Moving from fifth grade to sixth is a rite of passage

Barbara Hootman

Transitioning from elementary to middle school is a pivotal point in young lives filled with anticipation and anxiety.

Some 100 fifth-grade students from Black Mountain Elementary School will transition to middle school in the fall.

“Our students are ready to move on to sixth grade,” Norman Bossert, principal of the elementary school, said. “Counselors from Owen Middle School and our counselor, Jessica Telfair, have worked with them for months to prepare them mentally and emotionally. And of course the staff has worked for two years to get them ready academically.”

“I’ve got to be ready because sixth grade is everywhere around me now,” Bonnie O’Neil, a fifth-grade student at Black Mountain Elementary, said.

The current excitement is the fifth-graders’ upcoming “Steppin’ Up” ceremony, held at 6 p.m. Monday, June 6 in the Owen Middle School auditorium. The event officially closes the elementary school experience for rising sixth-graders.

“Last year we had some 500-600 people in attendance at the Steppin’ Up ceremony,” Bossert said. “It is an important event for our students and their parents.”

Telfair, a counselor at the elementary school, said she and Carl Firley, a middle school counselor, collaborated to get the fifth-grade students ready to transition to sixth grade.

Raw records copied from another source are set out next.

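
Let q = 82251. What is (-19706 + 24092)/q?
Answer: 1462/27417 ≈ 0.053325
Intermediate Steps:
(-19706 + 24092)/q = (-19706 + 24092)/82251 = 4386*(1/82251) = 1462/27417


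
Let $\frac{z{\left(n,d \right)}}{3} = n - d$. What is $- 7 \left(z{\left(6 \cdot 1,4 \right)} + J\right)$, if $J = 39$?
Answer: $-315$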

“We gathered student input about their greatest concerns regarding the transition via a digital survey,” Telfair said. “Sixth-grade students at OMS developed a video, and Carl showed it in each fifth-grade classroom during a school visit. The (fifth-grade) students had an opportunity to ask questions.

“I take time in class with the students to discuss thoughts and feelings about going to the sixth grade. We are also working together with the middle school YMCA program to identify students for their summer bridge program. It is essentially a brief summer day camp with activities for helping students that need extra time transitioning.”

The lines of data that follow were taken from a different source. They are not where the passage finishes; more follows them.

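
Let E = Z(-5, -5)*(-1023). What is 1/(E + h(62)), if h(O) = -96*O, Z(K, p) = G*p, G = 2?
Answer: 1/4278 ≈ 0.00023375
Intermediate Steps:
Z(K, p) = 2*p
E = 10230 (E = (2*(-5))*(-1023) = -10*(-1023) = 10230)
1/(E + h(62)) = 1/(10230 - 96*62) = 1/(10230 - 5952) = 1/4278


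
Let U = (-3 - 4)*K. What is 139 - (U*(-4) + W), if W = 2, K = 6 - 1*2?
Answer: 25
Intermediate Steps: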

Liam Gildner, a fifth-grade student at the elementary school, said he is concerned about the size of the middle school. At Black Mountain Elementary, he is only steps away from the next classroom. He’s scared about getting lost at the bigger school, a common fear among fifth-graders.

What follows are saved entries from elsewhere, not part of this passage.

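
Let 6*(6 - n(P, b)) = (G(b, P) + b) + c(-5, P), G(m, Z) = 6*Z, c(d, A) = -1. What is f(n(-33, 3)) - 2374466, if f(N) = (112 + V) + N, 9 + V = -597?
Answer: -7124764/3 ≈ -2.3749e+6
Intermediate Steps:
V = -606 (V = -9 - 597 = -606)
n(P, b) = 37/6 - P - b/6 (n(P, b) = 6 - ((6*P + b) - 1)/6 = 6 - ((b + 6*P) - 1)/6 = 6 - (-1 + b + 6*P)/6 = 6 + (⅙ - P - b/6) = 37/6 - P - b/6)
f(N) = -494 + N (f(N) = (112 - 606) + N = -494 + N)
f(n(-33, 3)) - 2374466 = (-494 + (37/6 - 1*(-33) - ⅙*3)) - 2374466 = (-494 + (37/6 + 33 - ½)) - 2374466 = (-494 + 116/3) - 2374466 = -1366/3 - 2374466 = -7124764/3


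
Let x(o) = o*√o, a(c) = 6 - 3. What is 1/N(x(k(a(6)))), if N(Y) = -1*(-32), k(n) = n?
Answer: 1/32 ≈ 0.031250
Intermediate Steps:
a(c) = 3
x(o) = o^(3/2)
N(Y) = 32
1/N(x(k(a(6)))) = 1/32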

Preparing them to transition to sixth grade is comprehensive.

“We began working with the fifth-graders in March,” Firley said. “Following my visits to each classroom of fifth-grade students, a time was set for rising sixth-graders to visit the middle school. During those visits, students got to meet the administrators, elective teachers and our school resource officer. Rising sixth-graders were given a tour by sixth-grade ambassadors.

The ambassadors gave them a tour of the football field, cafeteria, sixth-grade hall, class rooms, gym and bus rider pickup, among other areas. In late April, parents visited the middle school to meet teachers, administration and support staff.

The OMS “Sneak Peek” held since April gave parents 15-minute opportunities to visit classrooms while classes are in session. The visits helped parents understand how classes are conducted on a middle school level.

Ellen Begley, a nationally certified counselor with 10 years experience as a school counselor, works with the Black Mountain Counseling Center. She said sixth-graders cannot be considered to be mini adults.

Sixth-graders “are on an emotional roller coaster, going through lots of changes in a few years,” she said. “This is not a time for parents and their children to dread but rather a time to celebrate as they move into times of self-discovery and growth.”

Lisa Gildner, Liam’s mother, said she isn’t worried about her youngest son moving from fifth to sixth grade.

“He is a well-grounded student and a sweet and smart kid with great friends and family members around him,” Gildner said. “Liam lives for baseball and is really looking forward to playing in middle school.”

O’Neil is confident that she is ready to start classes in middle school.

“I think I am prepared academically,” O’Neil said. “I worry about sixth-grade tests being hard and that the homework may be so hard that I can’t understand it.”

Both parents and students need to become familiar with the school’s website, which keeps parents up to date on what is going on at school. Administrators suggest talking to other parents who have children at Owen Middle. Ask questions about the lunchroom, lockers, teachers, electives and anything that you would like to know.

“Anxiety is contagious,” Begley said. “Parents need to take a deep breath and relax. The best way to ensure that the student is calm through this transition is for parents to be calm through the transition. Parents are their student’s primary model.”